By using the formula and we can write it as,
$\dfrac{{{\text{a + b + c + d + e + f}}}}{{\text{6}}}{\text{ = }}30$ ,
By taking cross multiplication we get,
$\Rightarrow {\text{a + b + c + d + e + f}} = 30 \times 6$
Let us multiply we get,
$\Rightarrow {\text{a + b + c + d + e + f}} = 180........(1)$
Again it is stated in the question, that the average of the first four numbers is $25$.
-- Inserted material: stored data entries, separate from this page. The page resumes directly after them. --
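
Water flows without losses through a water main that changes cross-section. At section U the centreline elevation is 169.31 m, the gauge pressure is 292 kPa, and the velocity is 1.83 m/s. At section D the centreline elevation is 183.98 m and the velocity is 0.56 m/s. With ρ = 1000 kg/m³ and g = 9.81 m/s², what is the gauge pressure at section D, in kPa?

Pressure head at U: ψ₁ = P₁/(ρg) = 292×1000 / (1000 × 9.81) = 29.77 m.
Velocity heads: v₁²/2g = 1.83²/19.62 = 0.171 m; v₂²/2g = 0.56²/19.62 = 0.016 m.
Total head H = z₁ + ψ₁ + v₁²/2g = 169.31 + 29.77 + 0.171 = 199.25 m.
ψ₂ = H − z₂ − v₂²/2g = 199.25 − 183.98 − 0.016 = 15.25 m.
P₂ = ρgψ₂ = 1000 × 9.81 × 15.25 ≈ 150 kPa.

P₂ ≈ 150 kPa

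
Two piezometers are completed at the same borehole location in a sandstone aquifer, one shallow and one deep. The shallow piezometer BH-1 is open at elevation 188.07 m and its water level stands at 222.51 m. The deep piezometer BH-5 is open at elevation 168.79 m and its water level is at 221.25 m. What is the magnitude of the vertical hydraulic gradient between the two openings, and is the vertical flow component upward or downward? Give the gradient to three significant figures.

Total head at BH-1: h = 222.51 m (water level in the standpipe).
Total head at BH-5: h = 221.25 m.
Δh = h(BH-1) − h(BH-5) = 222.51 − 221.25 = 1.26 m.
Vertical separation Δz = 188.07 − 168.79 = 19.28 m.
|i_v| = |Δh| / Δz = 1.26 / 19.28 = 0.0654.
Head is higher in the shallow piezometer, so vertical flow is downward (recharge condition).

|i_v| ≈ 0.0654; vertical flow is downward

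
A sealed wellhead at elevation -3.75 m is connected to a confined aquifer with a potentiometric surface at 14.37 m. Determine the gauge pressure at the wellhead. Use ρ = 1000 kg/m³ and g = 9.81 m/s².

Head above the cap: Δh = 14.37 − (-3.75) = 18.12 m.
P = ρgΔh = 1000 × 9.81 × 18.12 = 177757 Pa ≈ 178 kPa.

P ≈ 178 kPa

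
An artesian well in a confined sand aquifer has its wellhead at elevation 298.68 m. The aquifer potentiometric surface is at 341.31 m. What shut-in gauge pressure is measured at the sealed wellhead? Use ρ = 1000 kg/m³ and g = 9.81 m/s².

Head above the cap: Δh = 341.31 − 298.68 = 42.63 m.
P = ρgΔh = 1000 × 9.81 × 42.63 = 418200 Pa ≈ 418 kPa.

P ≈ 418 kPa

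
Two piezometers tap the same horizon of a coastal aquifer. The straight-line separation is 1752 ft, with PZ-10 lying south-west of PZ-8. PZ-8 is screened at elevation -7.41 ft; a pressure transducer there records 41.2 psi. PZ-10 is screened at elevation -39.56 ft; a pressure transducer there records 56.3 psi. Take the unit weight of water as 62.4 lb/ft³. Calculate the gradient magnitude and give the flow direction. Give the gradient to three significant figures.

i ≈ 0.00154; groundwater flows toward the north-east

Pressure head at PZ-8: ψ = 144·P/γ = 144 × 41.2 / 62.4 = 95.08 ft.
Total head at PZ-8: h = z + ψ = -7.41 + 95.08 = 87.67 ft.
Pressure head at PZ-10: ψ = 144·P/γ = 144 × 56.3 / 62.4 = 129.92 ft.
Total head at PZ-10: h = z + ψ = -39.56 + 129.92 = 90.36 ft.
Head difference: h(PZ-8) − h(PZ-10) = 87.67 − 90.36 = -2.69 ft.
Hydraulic gradient: i = |Δh| / L = 2.69 / 1752 = 0.00154.
Flow is from higher to lower head: from PZ-10 toward PZ-8, i.e. toward the north-east.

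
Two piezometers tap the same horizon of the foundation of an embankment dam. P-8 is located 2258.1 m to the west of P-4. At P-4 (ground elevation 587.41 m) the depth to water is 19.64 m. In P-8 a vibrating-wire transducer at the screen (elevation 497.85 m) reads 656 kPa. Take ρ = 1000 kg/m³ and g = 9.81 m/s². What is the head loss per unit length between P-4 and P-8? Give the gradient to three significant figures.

i ≈ 0.00135 m/m

Total head at P-4: h = 587.41 − 19.64 = 567.77 m.
Pressure head at P-8: ψ = P/(ρg) = 656×1000 / (1000 × 9.81) = 66.87 m.
Total head at P-8: h = z + ψ = 497.85 + 66.87 = 564.72 m.
Head difference: h(P-4) − h(P-8) = 567.77 − 564.72 = 3.05 m.
Hydraulic gradient: i = |Δh| / L = 3.05 / 2258.1 = 0.00135.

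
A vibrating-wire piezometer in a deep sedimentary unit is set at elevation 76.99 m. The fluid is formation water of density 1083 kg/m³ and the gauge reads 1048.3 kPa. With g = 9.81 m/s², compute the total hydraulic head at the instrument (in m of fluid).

h ≈ 175.66 m

ψ = P/(ρg) = 1048.3×1000 / (1083 × 9.81) = 98.67 m.
h = z + ψ = 76.99 + 98.67 = 175.66 m.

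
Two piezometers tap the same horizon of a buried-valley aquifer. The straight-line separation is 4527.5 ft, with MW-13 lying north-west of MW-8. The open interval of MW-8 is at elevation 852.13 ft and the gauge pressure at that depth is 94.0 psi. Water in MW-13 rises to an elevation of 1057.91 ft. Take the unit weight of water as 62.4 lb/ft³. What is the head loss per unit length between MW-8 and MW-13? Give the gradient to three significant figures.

Pressure head at MW-8: ψ = 144·P/γ = 144 × 94.0 / 62.4 = 216.92 ft.
Total head at MW-8: h = z + ψ = 852.13 + 216.92 = 1069.05 ft.
Total head at MW-13: h = 1057.91 ft (water level in the piezometer is the total head).
Head difference: h(MW-8) − h(MW-13) = 1069.05 − 1057.91 = 11.14 ft.
Hydraulic gradient: i = |Δh| / L = 11.14 / 4527.5 = 0.00246.

i ≈ 0.00246 ft/ft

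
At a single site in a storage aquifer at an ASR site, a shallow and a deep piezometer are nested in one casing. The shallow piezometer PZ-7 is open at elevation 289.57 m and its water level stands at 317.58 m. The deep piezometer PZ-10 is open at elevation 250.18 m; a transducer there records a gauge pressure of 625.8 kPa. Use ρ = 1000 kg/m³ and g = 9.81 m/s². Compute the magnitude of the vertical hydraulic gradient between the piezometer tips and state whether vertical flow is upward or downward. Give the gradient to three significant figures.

Total head at PZ-7: h = 317.58 m (water level in the standpipe).
Pressure head at PZ-10: ψ = P/(ρg) = 625.8×1000 / (1000 × 9.81) = 63.79 m.
Total head at PZ-10: h = z + ψ = 250.18 + 63.79 = 313.97 m.
Δh = h(PZ-7) − h(PZ-10) = 317.58 − 313.97 = 3.61 m.
Vertical separation Δz = 289.57 − 250.18 = 39.39 m.
|i_v| = |Δh| / Δz = 3.61 / 39.39 = 0.0916.
Head is higher in the shallow piezometer, so vertical flow is downward (recharge condition).

|i_v| ≈ 0.0916; vertical flow is downward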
By using the formula and we can write it as
$\dfrac{{a + b + c + d}}{4} = 25$
By taking cross multiplication we get,
$\Rightarrow {{a + b + c + d = 25 \times 4}}$
On multiplying the RHS we get,
$\Rightarrow {\text{a + b + c + d = 100}}...........{\text{(2)}}$
Also it is stated in the question that the average of last three numbers is $35$,
By using the formula and we can write it as
$\dfrac{{{\text{d + e + f}}}}{3} = 35$
By taking cross multiplication we get,
${{d + e + f = 35 \times 3}}$
Let us multiply the terms and we get
$\Rightarrow {\text{d + e + f}} = 105...........(3)$
Now, we need to find the fourth number that is the value of ${\text{d}}$
Putting $(2)$ and $(1)$ we get
$1{\text{00 + e + f }} = 180$
On subtracting $100$ on both sides we get,
${\text{e + f}} = 180 - 100$
On subtracting the values we get
$\Rightarrow {\text{e + f}} = 80$
From$(3)$,
${\text{d + e + f}} = 105$
We can substitute ${\text{e + f}} = 80$ in ${\text{d + e + f = 105}}$ to get ${\text{d}}$.
${\text{d}} + 80 = 105$
On subtracting $80$ on both sides we get,
${\text{d}} = 105 - 80$
Let us subtract the values and we get,
${\text{d}} = 25.$
$\therefore$ The fourth number is $25$.

Hence the correct option is A

Note: This type of question is simply a kind of logical reasoning and such questions always contain certain clues.
Here, the clues are, ‘there are 6 numbers’ then ‘average of first four numbers’ and ‘average of last three numbers’. and when we add up 4 and 3, it gives 7.
This indicates that there is a number which is common and by this approach we need to form and substitute the equations.